The impact of the Court’s decision

The case is important for all internet access providers in the EU as it sets out the limit for zero-rating offers. Zero-rating requires a necessarily complex assessment of its market impact; and cannot include throttling non-zero-based traffic.

The Court’s decision confirms the growing relevance of ex ante regulation as a tool to prevent market practices, at a time where the EU is also considering the introduction of ex ante digital platform regulation and new competitive tools.[6]



Notes

 

[1] Joined cases C-807/18 and C-39/19, Telenor Magyarország Zrt v Nemzeti Média- és Hírközlési Hatóság Elnöke.

[2] Regulation (EU) 2015/2120 of the European Parliament and of the Council, 25 November 2015, laying down measures concerning open internet access and amending Directive 2002/22/EC on universal service and users’ rights relating to electronic communications networks and services, and Regulation (EU) No 531/2012 on roaming on public mobile communications networks within the EU, OJ L 310, 26 November 2015, pp1–18.

[3] MEMO 15/5275, Roaming charges and open internet: questions and answers, 30 June 2015.

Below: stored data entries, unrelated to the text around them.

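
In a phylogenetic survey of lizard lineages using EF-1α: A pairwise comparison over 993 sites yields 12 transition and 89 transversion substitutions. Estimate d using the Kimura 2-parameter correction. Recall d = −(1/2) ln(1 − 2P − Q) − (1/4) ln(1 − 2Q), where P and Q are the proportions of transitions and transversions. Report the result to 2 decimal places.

0.11

P = 12/993 ≈ 0.012085 and Q = 89/993 ≈ 0.089627.
Under the Kimura two-parameter model, d = −½ ln(1 − 2P − Q) − ¼ ln(1 − 2Q).
1 − 2P − Q = 0.886203, giving −½ ln(0.886203) = 0.060405.
1 − 2Q = 0.820746, giving −¼ ln(0.820746) = 0.049385.
d = 0.060405 + 0.049385 = 0.109790.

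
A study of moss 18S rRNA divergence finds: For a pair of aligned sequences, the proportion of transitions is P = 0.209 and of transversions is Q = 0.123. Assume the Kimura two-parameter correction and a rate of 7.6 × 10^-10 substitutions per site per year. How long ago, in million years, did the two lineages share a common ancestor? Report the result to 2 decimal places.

302.59

Under the Kimura two-parameter model, d = −½ ln(1 − 2P − Q) − ¼ ln(1 − 2Q).
1 − 2P − Q = 0.459, giving −½ ln(0.459) = 0.389353.
1 − 2Q = 0.754, giving −¼ ln(0.754) = 0.070591.
d = 0.389353 + 0.070591 = 0.459944.
Under a molecular clock d = 2μt, so t = d/(2μ) = 0.459944 / (2 × 7.6 × 10^-10) = 302.59 million years.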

[4] See eg, Report for the European Commission, Zero-rating practices in broadband markets, February 2017, available at: https://ec.europa.eu/competition/publications/reports/kd0217687enn.pdf; CERRE, a fresh look at zero rating, 28 March 2018, available at: https://cerre.eu/wp-content/uploads/2020/06/CERRE_ZeroRating_FinalReport.pdf; OECD Digital economy Paper, The effects of zero rating, July 2019, available at www.oecd-ilibrary.org/docserver/6eefc666-en.pdf?expires=1601049294&id=id&accname=guest&checksum=3AE8F1321B4841ECC4B0014244C2B418.

[5] BEREC Guidelines on the Implementation by National Regulators of European Net Neutrality Rules, BoR (16) 127; BEREC Guidelines on the Implementation of the Open Internet Regulation, BoR (20) 112. See also BEREC information on zero-rating, available at: https://berec.europa.eu/eng/open_internet/zero_rating/.

[6] See ‘European Commission Considers Expanding Investigative and Regulatory Authority in Digital Sector’, Jones Day, Insights, June 2020, available at: www.jonesday.com/en/insights/2020/06/european-commission-considers-expanding-investigative-and-regulatory-authority-in-digital-sector.